The data came from a couple of different places. First of all, the first data I’m using is a rough budget projection for 2017. This came from the CBO projection of President Obama’s budget extended to 2017. This is also where I got the federal reciept estimates I used to calculate how much we would have to decrease spending in order to balance the budget as well as the estimates for mandatory spending and interest.
For the purposes of the video, I combined what the CBO calls “mandatory spending” (which is mostly entitlement spending like Social Security, Medicare and Medicaid) and interest payments on the national debt into a single “mandatory spending” amount because both these parts of the budget are automatic and neither of them can be changed through the normal budget channels.
The next piece of data is the distribution of spending according to agency. In order to estimate how much we would spend on various departments and agencies, I took the latest projected data from President Obama’s budget, which is for 2014. I then calculated that, if we split up spending proportionally the same way in 2017 as we do in 2014 we would end up with the money distribution you see in the video (give or take a few cents).
Then, for the part where I take away the money until the budget is balanced, I simply looked at the amount of money we would have left over after we take care of all the mandatory spending with the receipts we expect to have.
That number was:
Federal Receipts – Mandatory Spending = Money Left To Spend
The “Money Left To Spend” number came out to $427 billion in 2017. The Defense spending in 2017 is anticipated to be about $662 billion, so I got rid of everything except defense spending. Then I started shaving off parts of the defense department until I got to a number small enough to roughly equal $427 billion.
Using this web site as a guide and calculating the proportional spending between the 2010 budget and the 2017 one, I subtracted the entire intelligence budget and the Navy. Then I reduced “Defense Wide” spending by half (I figure with the Navy gone, we don’t need quite as much military support bureaucracy) and I added up the Army, Air Force and the reduced bureaucracy.
That number came to $447 billion. Which means that we’re technically still running a deficit, but it’s a really small one.
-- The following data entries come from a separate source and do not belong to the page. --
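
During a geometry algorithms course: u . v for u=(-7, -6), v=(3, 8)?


u . v = u_x*v_x + u_y*v_y = (-7)*3 + (-6)*8
= (-21) + (-48) = -69

-69


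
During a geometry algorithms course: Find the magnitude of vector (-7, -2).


|u| = sqrt((-7)^2 + (-2)^2) = sqrt(53) = 7.2801

7.2801


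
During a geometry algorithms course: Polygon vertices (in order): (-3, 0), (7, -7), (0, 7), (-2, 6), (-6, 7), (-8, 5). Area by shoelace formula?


Shoelace sum: ((-3)*(-7) - 7*0) + (7*7 - 0*(-7)) + (0*6 - (-2)*7) + ((-2)*7 - (-6)*6) + ((-6)*5 - (-8)*7) + ((-8)*0 - (-3)*5)
= 147
Area = |147|/2 = 73.5

73.5


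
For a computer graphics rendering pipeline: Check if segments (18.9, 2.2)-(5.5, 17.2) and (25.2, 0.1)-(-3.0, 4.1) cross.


Cross products: d1=-34.02, d2=-403.42, d3=-66.36, d4=303.04
d1*d2 < 0 and d3*d4 < 0? no

No, they don't intersect


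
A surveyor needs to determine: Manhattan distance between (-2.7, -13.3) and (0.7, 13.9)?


|(-2.7)-0.7| + |(-13.3)-13.9| = 3.4 + 27.2 = 30.6

30.6


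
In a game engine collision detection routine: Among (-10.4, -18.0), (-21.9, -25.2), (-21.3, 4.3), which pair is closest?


d(P0,P1) = 13.568, d(P0,P2) = 24.8214, d(P1,P2) = 29.5061
Closest: P0 and P1

Closest pair: (-10.4, -18.0) and (-21.9, -25.2), distance = 13.568


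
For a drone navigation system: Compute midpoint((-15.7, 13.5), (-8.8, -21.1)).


M = (((-15.7)+(-8.8))/2, (13.5+(-21.1))/2)
= (-12.25, -3.8)

(-12.25, -3.8)


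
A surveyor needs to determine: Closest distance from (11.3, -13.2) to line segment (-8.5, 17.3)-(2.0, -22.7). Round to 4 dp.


Project P onto AB: t = 0.8349 (clamped to [0,1])
Closest point on segment: (0.2665, -16.0963)
Distance: 11.4073

11.4073


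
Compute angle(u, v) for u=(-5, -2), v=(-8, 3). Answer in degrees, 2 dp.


u.v = 34, |u| = sqrt(29) = 5.3852, |v| = sqrt(73) = 8.544
cos(theta) = u.v/(|u||v|) = 34/sqrt(2117) = 0.738956
theta = acos(0.738956) = 42.36 degrees

42.36 degrees


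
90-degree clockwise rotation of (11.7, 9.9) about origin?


90° CW: (x,y) -> (y, -x)
(11.7,9.9) -> (9.9, -11.7)

(9.9, -11.7)


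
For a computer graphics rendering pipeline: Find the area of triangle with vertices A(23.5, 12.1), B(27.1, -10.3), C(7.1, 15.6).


Area = |x_A(y_B-y_C) + x_B(y_C-y_A) + x_C(y_A-y_B)|/2
= |(-608.65) + 94.85 + 159.04|/2
= 354.76/2 = 177.38

177.38


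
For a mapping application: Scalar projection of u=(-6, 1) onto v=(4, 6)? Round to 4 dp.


u.v = -18, |v| = sqrt(52) = 7.2111
Scalar projection = u.v / |v| = -18 / sqrt(52) = -2.4962

-2.4962


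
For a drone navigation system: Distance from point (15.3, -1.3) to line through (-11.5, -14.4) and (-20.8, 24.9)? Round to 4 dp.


|cross product| = 1175.07
|line direction| = sqrt(1630.98) = 40.3854
Distance = 1175.07/sqrt(1630.98) = 29.0964

29.0964


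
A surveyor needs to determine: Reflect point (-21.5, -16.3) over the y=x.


Reflection over y=x: (x,y) -> (y,x)
(-21.5, -16.3) -> (-16.3, -21.5)

(-16.3, -21.5)


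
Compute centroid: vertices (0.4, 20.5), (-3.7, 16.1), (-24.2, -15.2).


Centroid = ((x_A+x_B+x_C)/3, (y_A+y_B+y_C)/3)
= ((0.4+(-3.7)+(-24.2))/3, (20.5+16.1+(-15.2))/3)
= (-9.1667, 7.1333)

(-9.1667, 7.1333)


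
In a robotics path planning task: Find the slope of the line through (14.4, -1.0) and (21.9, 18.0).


slope = (y2-y1)/(x2-x1) = (18-(-1))/(21.9-14.4) = 19/7.5 = 2.5333

2.5333


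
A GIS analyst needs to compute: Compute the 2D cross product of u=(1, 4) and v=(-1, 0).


u x v = u_x*v_y - u_y*v_x = 1*0 - 4*(-1)
= 0 - (-4) = 4

4


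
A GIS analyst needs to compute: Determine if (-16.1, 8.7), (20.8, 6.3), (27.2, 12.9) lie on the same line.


Cross product: (20.8-(-16.1))*(12.9-8.7) - (6.3-8.7)*(27.2-(-16.1))
= 258.9

No, not collinear


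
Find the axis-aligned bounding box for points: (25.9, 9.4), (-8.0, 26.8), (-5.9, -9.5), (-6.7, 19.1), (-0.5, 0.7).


x range: [-8, 25.9]
y range: [-9.5, 26.8]
Bounding box: (-8,-9.5) to (25.9,26.8)

(-8,-9.5) to (25.9,26.8)


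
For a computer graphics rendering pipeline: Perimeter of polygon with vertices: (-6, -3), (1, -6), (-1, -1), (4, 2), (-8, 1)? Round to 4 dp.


Sides: (-6, -3)->(1, -6): sqrt(58) = 7.615773, (1, -6)->(-1, -1): sqrt(29) = 5.385165, (-1, -1)->(4, 2): sqrt(34) = 5.830952, (4, 2)->(-8, 1): sqrt(145) = 12.041595, (-8, 1)->(-6, -3): sqrt(20) = 4.472136
Sum = 35.345621
Perimeter = 35.3456

35.3456


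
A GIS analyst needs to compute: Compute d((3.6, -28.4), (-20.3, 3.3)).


dx=-23.9, dy=31.7
d^2 = (-23.9)^2 + 31.7^2 = 1576.1
d = sqrt(1576.1) = 39.7001

39.7001


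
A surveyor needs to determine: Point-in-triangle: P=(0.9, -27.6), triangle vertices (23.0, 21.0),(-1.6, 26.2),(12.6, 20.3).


Cross products: AB x AP = 1310.48, BC x BP = -749.21, CA x CP = -489.97
All same sign? no

No, outside


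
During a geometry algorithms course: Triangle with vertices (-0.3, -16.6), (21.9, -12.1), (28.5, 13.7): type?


Side lengths squared: AB^2=513.09, BC^2=709.2, CA^2=1747.53
Sorted: [513.09, 709.2, 1747.53]
By sides: Scalene, By angles: Obtuse

Scalene, Obtuse


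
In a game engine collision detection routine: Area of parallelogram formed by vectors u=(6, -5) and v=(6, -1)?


|u x v| = |6*(-1) - (-5)*6|
= |(-6) - (-30)| = 24

24


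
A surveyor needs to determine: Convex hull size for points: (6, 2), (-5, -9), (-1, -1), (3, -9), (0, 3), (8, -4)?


Convex hull vertices (CCW): (-5, -9), (3, -9), (8, -4), (6, 2), (0, 3)
Count = 5

5


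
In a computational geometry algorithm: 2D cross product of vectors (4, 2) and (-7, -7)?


u x v = u_x*v_y - u_y*v_x = 4*(-7) - 2*(-7)
= (-28) - (-14) = -14

-14


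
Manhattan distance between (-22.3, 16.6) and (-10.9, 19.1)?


|(-22.3)-(-10.9)| + |16.6-19.1| = 11.4 + 2.5 = 13.9

13.9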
One thing I did not do was calculate out how much more we would have to cut if we pass health care reform. This is because the legislation is so fluid and malleable at this point, it seemed pointless to put it into a number that would just change in a couple weeks.
But, I can say this one thing with an enormous level of certainty (and I’ll even put it into bold so you know I’m really serious):
President Obama, despite his best intentions, will not sign a “deficit neutral” bill.
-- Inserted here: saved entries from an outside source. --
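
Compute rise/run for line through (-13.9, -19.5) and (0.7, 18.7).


slope = (y2-y1)/(x2-x1) = (18.7-(-19.5))/(0.7-(-13.9)) = 38.2/14.6 = 2.6164

2.6164


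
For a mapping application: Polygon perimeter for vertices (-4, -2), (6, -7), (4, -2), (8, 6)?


Sides: (-4, -2)->(6, -7): sqrt(125) = 11.18034, (6, -7)->(4, -2): sqrt(29) = 5.385165, (4, -2)->(8, 6): sqrt(80) = 8.944272, (8, 6)->(-4, -2): sqrt(208) = 14.422205
Sum = 39.931982
Perimeter = 39.932

39.932


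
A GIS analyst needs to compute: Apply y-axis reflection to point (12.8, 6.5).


Reflection over y-axis: (x,y) -> (-x,y)
(12.8, 6.5) -> (-12.8, 6.5)

(-12.8, 6.5)


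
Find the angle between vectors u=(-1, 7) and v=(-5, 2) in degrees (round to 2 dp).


u.v = 19, |u| = sqrt(50) = 7.0711, |v| = sqrt(29) = 5.3852
cos(theta) = u.v/(|u||v|) = 19/sqrt(1450) = 0.498964
theta = acos(0.498964) = 60.07 degrees

60.07 degrees


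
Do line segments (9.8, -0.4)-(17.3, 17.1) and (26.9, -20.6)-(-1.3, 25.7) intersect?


Cross products: d1=222.09, d2=-618.66, d3=-450.75, d4=390
d1*d2 < 0 and d3*d4 < 0? yes

Yes, they intersect


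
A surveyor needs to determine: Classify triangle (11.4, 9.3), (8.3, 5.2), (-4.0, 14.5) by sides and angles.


Side lengths squared: AB^2=26.42, BC^2=237.78, CA^2=264.2
Sorted: [26.42, 237.78, 264.2]
By sides: Scalene, By angles: Right

Scalene, Right


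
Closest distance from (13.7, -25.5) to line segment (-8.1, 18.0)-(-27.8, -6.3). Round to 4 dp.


Project P onto AB: t = 0.6413 (clamped to [0,1])
Closest point on segment: (-20.7341, 2.4157)
Distance: 44.3283

44.3283


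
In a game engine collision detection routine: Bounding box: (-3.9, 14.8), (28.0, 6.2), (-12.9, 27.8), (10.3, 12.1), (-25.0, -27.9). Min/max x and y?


x range: [-25, 28]
y range: [-27.9, 27.8]
Bounding box: (-25,-27.9) to (28,27.8)

(-25,-27.9) to (28,27.8)


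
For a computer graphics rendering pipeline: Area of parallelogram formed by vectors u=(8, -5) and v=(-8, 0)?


|u x v| = |8*0 - (-5)*(-8)|
= |0 - 40| = 40

40


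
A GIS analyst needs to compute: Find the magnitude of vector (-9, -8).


|u| = sqrt((-9)^2 + (-8)^2) = sqrt(145) = 12.0416

12.0416


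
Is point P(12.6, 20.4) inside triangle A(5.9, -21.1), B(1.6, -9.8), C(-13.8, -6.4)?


Cross products: AB x AP = -254.16, BC x BP = -502.48, CA x CP = 916.04
All same sign? no

No, outside


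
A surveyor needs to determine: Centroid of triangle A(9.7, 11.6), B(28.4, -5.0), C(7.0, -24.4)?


Centroid = ((x_A+x_B+x_C)/3, (y_A+y_B+y_C)/3)
= ((9.7+28.4+7)/3, (11.6+(-5)+(-24.4))/3)
= (15.0333, -5.9333)

(15.0333, -5.9333)


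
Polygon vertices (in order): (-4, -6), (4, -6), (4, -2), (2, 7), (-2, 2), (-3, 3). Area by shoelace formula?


Shoelace sum: ((-4)*(-6) - 4*(-6)) + (4*(-2) - 4*(-6)) + (4*7 - 2*(-2)) + (2*2 - (-2)*7) + ((-2)*3 - (-3)*2) + ((-3)*(-6) - (-4)*3)
= 144
Area = |144|/2 = 72

72


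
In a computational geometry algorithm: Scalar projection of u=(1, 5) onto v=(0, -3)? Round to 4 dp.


u.v = -15, |v| = sqrt(9) = 3
Scalar projection = u.v / |v| = -15 / sqrt(9) = -5

-5


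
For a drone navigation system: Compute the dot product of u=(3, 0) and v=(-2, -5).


u . v = u_x*v_x + u_y*v_y = 3*(-2) + 0*(-5)
= (-6) + 0 = -6

-6


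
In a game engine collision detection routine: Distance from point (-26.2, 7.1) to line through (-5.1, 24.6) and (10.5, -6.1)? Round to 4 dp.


|cross product| = 920.77
|line direction| = sqrt(1185.85) = 34.4362
Distance = 920.77/sqrt(1185.85) = 26.7385

26.7385


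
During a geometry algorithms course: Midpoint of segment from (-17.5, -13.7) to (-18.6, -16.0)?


M = (((-17.5)+(-18.6))/2, ((-13.7)+(-16))/2)
= (-18.05, -14.85)

(-18.05, -14.85)


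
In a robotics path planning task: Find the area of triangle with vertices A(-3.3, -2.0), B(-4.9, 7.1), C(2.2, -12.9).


Area = |x_A(y_B-y_C) + x_B(y_C-y_A) + x_C(y_A-y_B)|/2
= |(-66) + 53.41 + (-20.02)|/2
= 32.61/2 = 16.305

16.305


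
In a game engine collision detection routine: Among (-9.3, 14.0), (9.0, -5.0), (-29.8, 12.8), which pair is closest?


d(P0,P1) = 26.3797, d(P0,P2) = 20.5351, d(P1,P2) = 42.6882
Closest: P0 and P2

Closest pair: (-9.3, 14.0) and (-29.8, 12.8), distance = 20.5351


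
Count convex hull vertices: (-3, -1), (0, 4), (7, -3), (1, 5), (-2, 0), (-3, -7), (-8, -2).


Convex hull vertices (CCW): (-8, -2), (-3, -7), (7, -3), (1, 5)
Count = 4

4


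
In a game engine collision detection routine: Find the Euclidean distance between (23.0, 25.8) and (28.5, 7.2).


dx=5.5, dy=-18.6
d^2 = 5.5^2 + (-18.6)^2 = 376.21
d = sqrt(376.21) = 19.3961

19.3961


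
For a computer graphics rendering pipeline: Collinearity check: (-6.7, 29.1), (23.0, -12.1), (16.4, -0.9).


Cross product: (23-(-6.7))*((-0.9)-29.1) - ((-12.1)-29.1)*(16.4-(-6.7))
= 60.72

No, not collinear


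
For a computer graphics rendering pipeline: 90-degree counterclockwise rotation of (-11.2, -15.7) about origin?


90° CCW: (x,y) -> (-y, x)
(-11.2,-15.7) -> (15.7, -11.2)

(15.7, -11.2)


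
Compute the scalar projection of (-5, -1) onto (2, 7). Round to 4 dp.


u.v = -17, |v| = sqrt(53) = 7.2801
Scalar projection = u.v / |v| = -17 / sqrt(53) = -2.3351

-2.3351


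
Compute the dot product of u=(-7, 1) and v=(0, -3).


u . v = u_x*v_x + u_y*v_y = (-7)*0 + 1*(-3)
= 0 + (-3) = -3

-3


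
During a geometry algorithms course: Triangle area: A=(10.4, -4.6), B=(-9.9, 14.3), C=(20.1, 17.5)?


Area = |x_A(y_B-y_C) + x_B(y_C-y_A) + x_C(y_A-y_B)|/2
= |(-33.28) + (-218.79) + (-379.89)|/2
= 631.96/2 = 315.98

315.98


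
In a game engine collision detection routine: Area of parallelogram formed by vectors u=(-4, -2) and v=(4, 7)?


|u x v| = |(-4)*7 - (-2)*4|
= |(-28) - (-8)| = 20

20


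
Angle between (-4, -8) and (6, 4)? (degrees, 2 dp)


u.v = -56, |u| = sqrt(80) = 8.9443, |v| = sqrt(52) = 7.2111
cos(theta) = u.v/(|u||v|) = -56/sqrt(4160) = -0.868243
theta = acos(-0.868243) = 150.26 degrees

150.26 degrees


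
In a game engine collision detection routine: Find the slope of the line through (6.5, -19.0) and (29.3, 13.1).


slope = (y2-y1)/(x2-x1) = (13.1-(-19))/(29.3-6.5) = 32.1/22.8 = 1.4079

1.4079


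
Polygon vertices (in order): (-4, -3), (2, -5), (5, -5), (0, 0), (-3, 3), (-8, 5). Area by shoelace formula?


Shoelace sum: ((-4)*(-5) - 2*(-3)) + (2*(-5) - 5*(-5)) + (5*0 - 0*(-5)) + (0*3 - (-3)*0) + ((-3)*5 - (-8)*3) + ((-8)*(-3) - (-4)*5)
= 94
Area = |94|/2 = 47

47


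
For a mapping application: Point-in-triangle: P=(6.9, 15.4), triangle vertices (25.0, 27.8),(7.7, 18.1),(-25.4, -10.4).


Cross products: AB x AP = 38.95, BC x BP = 66.57, CA x CP = 66.46
All same sign? yes

Yes, inside


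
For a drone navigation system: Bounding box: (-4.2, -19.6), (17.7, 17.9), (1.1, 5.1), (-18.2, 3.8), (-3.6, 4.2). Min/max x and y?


x range: [-18.2, 17.7]
y range: [-19.6, 17.9]
Bounding box: (-18.2,-19.6) to (17.7,17.9)

(-18.2,-19.6) to (17.7,17.9)


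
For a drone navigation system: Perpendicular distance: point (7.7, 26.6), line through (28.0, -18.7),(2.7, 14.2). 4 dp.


|cross product| = 478.22
|line direction| = sqrt(1722.5) = 41.503
Distance = 478.22/sqrt(1722.5) = 11.5225

11.5225


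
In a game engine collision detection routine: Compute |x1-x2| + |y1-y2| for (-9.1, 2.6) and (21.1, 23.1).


|(-9.1)-21.1| + |2.6-23.1| = 30.2 + 20.5 = 50.7

50.7


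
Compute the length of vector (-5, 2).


|u| = sqrt((-5)^2 + 2^2) = sqrt(29) = 5.3852

5.3852


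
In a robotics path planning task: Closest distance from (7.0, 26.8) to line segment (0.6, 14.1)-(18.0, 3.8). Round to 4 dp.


Project P onto AB: t = 0 (clamped to [0,1])
Closest point on segment: (0.6, 14.1)
Distance: 14.2215

14.2215


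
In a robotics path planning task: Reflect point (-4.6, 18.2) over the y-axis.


Reflection over y-axis: (x,y) -> (-x,y)
(-4.6, 18.2) -> (4.6, 18.2)

(4.6, 18.2)


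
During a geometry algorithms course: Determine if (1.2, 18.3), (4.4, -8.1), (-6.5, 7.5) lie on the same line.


Cross product: (4.4-1.2)*(7.5-18.3) - ((-8.1)-18.3)*((-6.5)-1.2)
= -237.84

No, not collinear


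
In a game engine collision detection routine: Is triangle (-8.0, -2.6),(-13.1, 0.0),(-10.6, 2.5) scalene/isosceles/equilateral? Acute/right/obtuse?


Side lengths squared: AB^2=32.77, BC^2=12.5, CA^2=32.77
Sorted: [12.5, 32.77, 32.77]
By sides: Isosceles, By angles: Acute

Isosceles, Acute


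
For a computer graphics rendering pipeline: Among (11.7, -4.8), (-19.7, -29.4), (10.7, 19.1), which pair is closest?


d(P0,P1) = 39.8888, d(P0,P2) = 23.9209, d(P1,P2) = 57.2399
Closest: P0 and P2

Closest pair: (11.7, -4.8) and (10.7, 19.1), distance = 23.9209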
This is because entitlement programs always start out with the best intentions and with rosy predictions. They almost always fail to meet those predictions, costing far more than was originally estimated. The problem is that the programs go on auto-pilot and neither the president nor Congress can do a damn thing to pull back on the costs.
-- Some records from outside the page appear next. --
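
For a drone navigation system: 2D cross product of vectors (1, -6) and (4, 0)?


u x v = u_x*v_y - u_y*v_x = 1*0 - (-6)*4
= 0 - (-24) = 24

24


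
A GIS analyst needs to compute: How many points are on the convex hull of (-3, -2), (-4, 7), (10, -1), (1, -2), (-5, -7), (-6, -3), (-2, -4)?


Convex hull vertices (CCW): (-6, -3), (-5, -7), (10, -1), (-4, 7)
Count = 4

4


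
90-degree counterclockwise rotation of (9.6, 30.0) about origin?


90° CCW: (x,y) -> (-y, x)
(9.6,30) -> (-30, 9.6)

(-30, 9.6)


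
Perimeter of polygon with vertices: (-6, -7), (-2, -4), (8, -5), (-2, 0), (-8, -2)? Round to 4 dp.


Sides: (-6, -7)->(-2, -4): sqrt(25) = 5, (-2, -4)->(8, -5): sqrt(101) = 10.049876, (8, -5)->(-2, 0): sqrt(125) = 11.18034, (-2, 0)->(-8, -2): sqrt(40) = 6.324555, (-8, -2)->(-6, -7): sqrt(29) = 5.385165
Sum = 37.939936
Perimeter = 37.9399

37.9399


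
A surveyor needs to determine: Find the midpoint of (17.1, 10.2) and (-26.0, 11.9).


M = ((17.1+(-26))/2, (10.2+11.9)/2)
= (-4.45, 11.05)

(-4.45, 11.05)


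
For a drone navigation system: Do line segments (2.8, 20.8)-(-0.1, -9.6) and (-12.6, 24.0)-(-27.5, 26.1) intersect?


Cross products: d1=15.34, d2=474.39, d3=-477.44, d4=-936.49
d1*d2 < 0 and d3*d4 < 0? no

No, they don't intersect


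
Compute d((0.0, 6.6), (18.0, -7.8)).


dx=18, dy=-14.4
d^2 = 18^2 + (-14.4)^2 = 531.36
d = sqrt(531.36) = 23.0512

23.0512


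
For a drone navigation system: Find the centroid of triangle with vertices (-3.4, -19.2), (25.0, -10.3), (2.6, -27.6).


Centroid = ((x_A+x_B+x_C)/3, (y_A+y_B+y_C)/3)
= (((-3.4)+25+2.6)/3, ((-19.2)+(-10.3)+(-27.6))/3)
= (8.0667, -19.0333)

(8.0667, -19.0333)


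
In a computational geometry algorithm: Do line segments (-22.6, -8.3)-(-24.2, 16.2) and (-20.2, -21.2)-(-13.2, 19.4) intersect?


Cross products: d1=187.74, d2=424.2, d3=-38.16, d4=-274.62
d1*d2 < 0 and d3*d4 < 0? no

No, they don't intersect


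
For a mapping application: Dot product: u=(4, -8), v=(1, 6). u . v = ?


u . v = u_x*v_x + u_y*v_y = 4*1 + (-8)*6
= 4 + (-48) = -44

-44


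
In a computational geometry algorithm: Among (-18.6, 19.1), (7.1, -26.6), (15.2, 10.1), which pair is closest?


d(P0,P1) = 52.4307, d(P0,P2) = 34.9777, d(P1,P2) = 37.5832
Closest: P0 and P2

Closest pair: (-18.6, 19.1) and (15.2, 10.1), distance = 34.9777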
What can be done about this? My suggestion is one that would satisfy no one.
I think President Obama should refuse to sign any legislation that doesn’t have an expiration date on it. If health care reform is really as wonderful as he says it will be, this shouldn’t be a problem. People will adore it, burn incense to it, throw ticker tape parades for it. Voting it back into law would be like raising Abraham Lincoln from the dead and having him run for another term.
But the fact of the matter is that it will never as wonderful as President Obama claims, which is why it can’t have an expiration date. Once people have a benefit, changing the status quo away from that benefit is often politically impossible. Just ask George W. Bush when he tried to change the clearly broken Social Security system. Everyone agreed that it was broken, but no one could muster the political wherewithal to fix it. So they just left it broken.
This is, I believe, exactly what will happen with health care reform. But that part is just my opinion.